The IWW is the only organization in North America that teaches workers how to fight at work without relying on a reformist business union. That is incredibly important, but it can’t be everything. Our implicit idea of the “average” worker is wrong and exclusionary. It envisions someone without any struggles outside of their workplace, nor having to deal with sexism, racism, homophobia, or ableism in their workplace. In short, we assumed the “average” worker to be a white, able-bodied straight male US citizen with a job and no kids. We’ll only move past this by recognizing and confronting it.
Ironically, white workerism has hit a wall in its ability to find relevance for the IWW model at work, while the branches basing themselves on holistic revolutionary unionism have seen a surge of new workplace campaigns. We saw in the Twin Cities that the experience with workplace pickets and at UPS prepared the branch to engage with movement against police terrorism, and that years of radical organizing among education workers prepared them to organize against the construction of a youth prison, both of which then reinforced possibilities for workplace organizing. The workplace and non-workplace organizing are both independently important, but together they mutually reinforced each other and lead to a wider and wider arena for struggle in the Twin Cities. This has also begun to happen in Raleigh-Durham and other cities.

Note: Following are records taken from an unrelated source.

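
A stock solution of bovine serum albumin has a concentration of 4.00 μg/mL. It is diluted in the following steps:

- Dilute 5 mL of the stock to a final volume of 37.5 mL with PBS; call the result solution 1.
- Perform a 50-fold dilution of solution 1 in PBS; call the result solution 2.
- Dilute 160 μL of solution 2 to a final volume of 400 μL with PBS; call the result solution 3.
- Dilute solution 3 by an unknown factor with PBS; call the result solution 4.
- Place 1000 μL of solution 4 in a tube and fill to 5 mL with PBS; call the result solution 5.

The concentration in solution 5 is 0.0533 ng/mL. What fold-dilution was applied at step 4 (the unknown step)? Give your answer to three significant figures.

Step 1: 5 mL brought to 37.5 mL → factor 37.5/5 = 7.5
Step 2: 50-fold → factor 50
Step 3: 160 μL brought to 400 μL → factor 400/160 = 2.5
Step 4: unknown factor x
Step 5: 1000 μL brought to 5 mL → factor 5000/1000 = 5
Product of known-step factors = 4687.5
Overall factor = 4.00 μg/mL / (0.0533 ng/mL) = 75047
x = 75047 / 4687.5 = 16.0

16.0-fold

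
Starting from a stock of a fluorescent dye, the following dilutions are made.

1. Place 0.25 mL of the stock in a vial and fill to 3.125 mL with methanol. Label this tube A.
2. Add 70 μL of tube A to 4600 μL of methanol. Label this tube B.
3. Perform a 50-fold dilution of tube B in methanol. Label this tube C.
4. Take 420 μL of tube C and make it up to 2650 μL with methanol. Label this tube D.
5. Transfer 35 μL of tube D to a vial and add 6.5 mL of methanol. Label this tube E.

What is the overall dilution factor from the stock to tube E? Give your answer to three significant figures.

Step 1: 0.25 mL brought to 3.125 mL → factor 3.125/0.25 = 12.5
Step 2: 70 μL + 4600 μL = 4670 μL total → factor 4670/70 = 66.714
Step 3: 50-fold → factor 50
Step 4: 420 μL brought to 2650 μL → factor 2650/420 = 6.3095
Step 5: 35 μL + 6.5 mL = 6535 μL total → factor 6535/35 = 186.71
Overall dilution factor = 12.5 × 66.714 × 50 × 6.3095 × 186.71 = 4.9122 × 10^7

4.91 × 10^7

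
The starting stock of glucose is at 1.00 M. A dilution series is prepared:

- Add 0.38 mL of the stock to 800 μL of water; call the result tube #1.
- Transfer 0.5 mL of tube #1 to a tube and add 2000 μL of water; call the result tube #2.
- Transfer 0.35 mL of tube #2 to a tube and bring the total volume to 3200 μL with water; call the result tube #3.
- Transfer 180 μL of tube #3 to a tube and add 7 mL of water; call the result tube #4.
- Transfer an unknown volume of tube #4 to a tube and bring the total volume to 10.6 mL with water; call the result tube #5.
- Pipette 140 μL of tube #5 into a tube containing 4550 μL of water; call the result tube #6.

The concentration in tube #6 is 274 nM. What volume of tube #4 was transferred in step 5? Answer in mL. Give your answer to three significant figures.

Step 1: 0.38 mL + 800 μL = 1.18 mL total → factor 1.18/0.38 = 3.1053
Step 2: 0.5 mL + 2000 μL = 2.5 mL total → factor 2.5/0.5 = 5
Step 3: 0.35 mL brought to 3200 μL → factor 3.2/0.35 = 9.1429
Step 4: 180 μL + 7 mL = 7180 μL total → factor 7180/180 = 39.889
Step 5: v brought to 10.6 mL → factor = 10.6 mL/v
Step 6: 140 μL + 4550 μL = 4690 μL total → factor 4690/140 = 33.5
Product of known-step factors = 1.8969 × 10^5
Overall factor = 1.00 M / (274 nM) = 3.6496 × 10^6
Step-5 factor = 3.6496 × 10^6 / 1.8969 × 10^5 = 19.24
v = 10.6 mL / 19.24 = 0.551 mL

0.551 mL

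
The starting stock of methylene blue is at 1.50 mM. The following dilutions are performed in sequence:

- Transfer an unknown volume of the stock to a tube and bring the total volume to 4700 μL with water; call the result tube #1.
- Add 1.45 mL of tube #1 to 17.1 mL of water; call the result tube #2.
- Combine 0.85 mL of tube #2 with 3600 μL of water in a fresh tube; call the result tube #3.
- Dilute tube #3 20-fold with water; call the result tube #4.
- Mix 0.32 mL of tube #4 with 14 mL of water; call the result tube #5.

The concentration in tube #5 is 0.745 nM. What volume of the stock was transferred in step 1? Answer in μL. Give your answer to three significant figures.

140 μL

Step 1: v brought to 4700 μL → factor = 4700 μL/v
Step 2: 1.45 mL + 17.1 mL = 18.55 mL total → factor 18.55/1.45 = 12.793
Step 3: 0.85 mL + 3600 μL = 4.45 mL total → factor 4.45/0.85 = 5.2353
Step 4: 20-fold → factor 20
Step 5: 0.32 mL + 14 mL = 14.32 mL total → factor 14.32/0.32 = 44.75
Product of known-step factors = 59943
Overall factor = 1.50 mM / (0.745 nM) = 2.0134 × 10^6
Step-1 factor = 2.0134 × 10^6 / 59943 = 33.589
v = 4700 μL / 33.589 = 140 μL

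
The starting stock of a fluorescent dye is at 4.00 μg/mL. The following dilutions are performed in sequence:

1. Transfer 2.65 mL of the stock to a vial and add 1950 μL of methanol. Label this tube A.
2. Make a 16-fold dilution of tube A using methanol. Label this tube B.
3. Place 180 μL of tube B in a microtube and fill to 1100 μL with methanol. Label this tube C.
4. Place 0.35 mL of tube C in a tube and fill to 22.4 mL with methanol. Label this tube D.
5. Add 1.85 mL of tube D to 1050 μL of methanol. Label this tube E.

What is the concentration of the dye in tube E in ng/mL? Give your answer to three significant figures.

0.235 ng/mL

Step 1: 2.65 mL + 1950 μL = 4.6 mL total → factor 4.6/2.65 = 1.7358
Step 2: 16-fold → factor 16
Step 3: 180 μL brought to 1100 μL → factor 1100/180 = 6.1111
Step 4: 0.35 mL brought to 22.4 mL → factor 22.4/0.35 = 64
Step 5: 1.85 mL + 1050 μL = 2.9 mL total → factor 2.9/1.85 = 1.5676
Overall dilution factor = 1.7358 × 16 × 6.1111 × 64 × 1.5676 = 17028
Final = 4.00 μg/mL / 17028 = 0.0002349 μg/mL = 0.235 ng/mL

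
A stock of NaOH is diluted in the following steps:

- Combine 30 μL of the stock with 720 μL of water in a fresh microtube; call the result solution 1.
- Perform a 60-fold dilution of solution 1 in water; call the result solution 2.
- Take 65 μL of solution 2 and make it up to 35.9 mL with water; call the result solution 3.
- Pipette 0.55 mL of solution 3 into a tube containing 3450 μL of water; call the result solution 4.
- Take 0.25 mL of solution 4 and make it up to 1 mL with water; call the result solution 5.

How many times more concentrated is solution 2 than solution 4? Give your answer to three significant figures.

Step 1: 30 μL + 720 μL = 750 μL total → factor 750/30 = 25
Step 2: 60-fold → factor 60
Step 3: 65 μL brought to 35.9 mL → factor 35900/65 = 552.31
Step 4: 0.55 mL + 3450 μL = 4 mL total → factor 4/0.55 = 7.2727
Dilution factor to solution 2 = 1500; to solution 4 = 6.0252 × 10^6
[solution 2]/[solution 4] = (factor to solution 4)/(factor to solution 2) = 6.0252 × 10^6/1500 = 4.02 × 10^3

4.02 × 10^3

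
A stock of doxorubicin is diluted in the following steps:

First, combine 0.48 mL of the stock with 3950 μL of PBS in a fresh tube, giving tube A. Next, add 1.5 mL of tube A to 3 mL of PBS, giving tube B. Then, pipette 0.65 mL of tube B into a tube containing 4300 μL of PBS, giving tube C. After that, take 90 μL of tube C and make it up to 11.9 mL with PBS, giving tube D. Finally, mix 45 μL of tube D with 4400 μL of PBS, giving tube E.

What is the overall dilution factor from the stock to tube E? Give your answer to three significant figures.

2.75 × 10^6

Step 1: 0.48 mL + 3950 μL = 4.43 mL total → factor 4.43/0.48 = 9.2292
Step 2: 1.5 mL + 3 mL = 4.5 mL total → factor 4.5/1.5 = 3
Step 3: 0.65 mL + 4300 μL = 4.95 mL total → factor 4.95/0.65 = 7.6154
Step 4: 90 μL brought to 11.9 mL → factor 11900/90 = 132.22
Step 5: 45 μL + 4400 μL = 4445 μL total → factor 4445/45 = 98.778
Overall dilution factor = 9.2292 × 3 × 7.6154 × 132.22 × 98.778 = 2.7538 × 10^6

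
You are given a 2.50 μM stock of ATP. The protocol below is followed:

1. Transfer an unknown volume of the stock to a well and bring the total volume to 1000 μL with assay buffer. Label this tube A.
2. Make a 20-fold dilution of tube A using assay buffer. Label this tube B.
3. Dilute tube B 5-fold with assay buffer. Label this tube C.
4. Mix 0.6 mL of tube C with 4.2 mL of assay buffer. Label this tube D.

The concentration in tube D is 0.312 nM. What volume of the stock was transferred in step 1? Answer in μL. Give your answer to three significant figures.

99.8 μL

Step 1: v brought to 1000 μL → factor = 1000 μL/v
Step 2: 20-fold → factor 20
Step 3: 5-fold → factor 5
Step 4: 0.6 mL + 4.2 mL = 4.8 mL total → factor 4.8/0.6 = 8
Product of known-step factors = 800
Overall factor = 2.50 μM / (0.312 nM) = 8012.8
Step-1 factor = 8012.8 / 800 = 10.016
v = 1000 μL / 10.016 = 99.8 μL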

This is an exciting thing for all of us to see and support. One of the authors of this piece was skeptical of IWOC and the GDC until eight months ago, but has realized they were wrong. The explosive growth that they are enabling as they make the IWW relevant to very different groups of workers from the ones we have appealed to in the past deserves to be recognized, celebrated, and encouraged.
There are two choices facing us right now: we can continue to cling to a narrow vision, close our eyes to what is happening around us, and languish in obscurity, as any future working-class rebellions leave us in the dust. Or, we can embrace a holistic revolutionary unionism, and form a meaningful part of a creative, militant, and rebellious class-wide movement that simultaneously challenges all oppressions and prepares for a post-capitalist society.
If we’re serious about growing and becoming relevant to the entire working class, it’s way past time to confront, cast out, and finally abandon white workerism.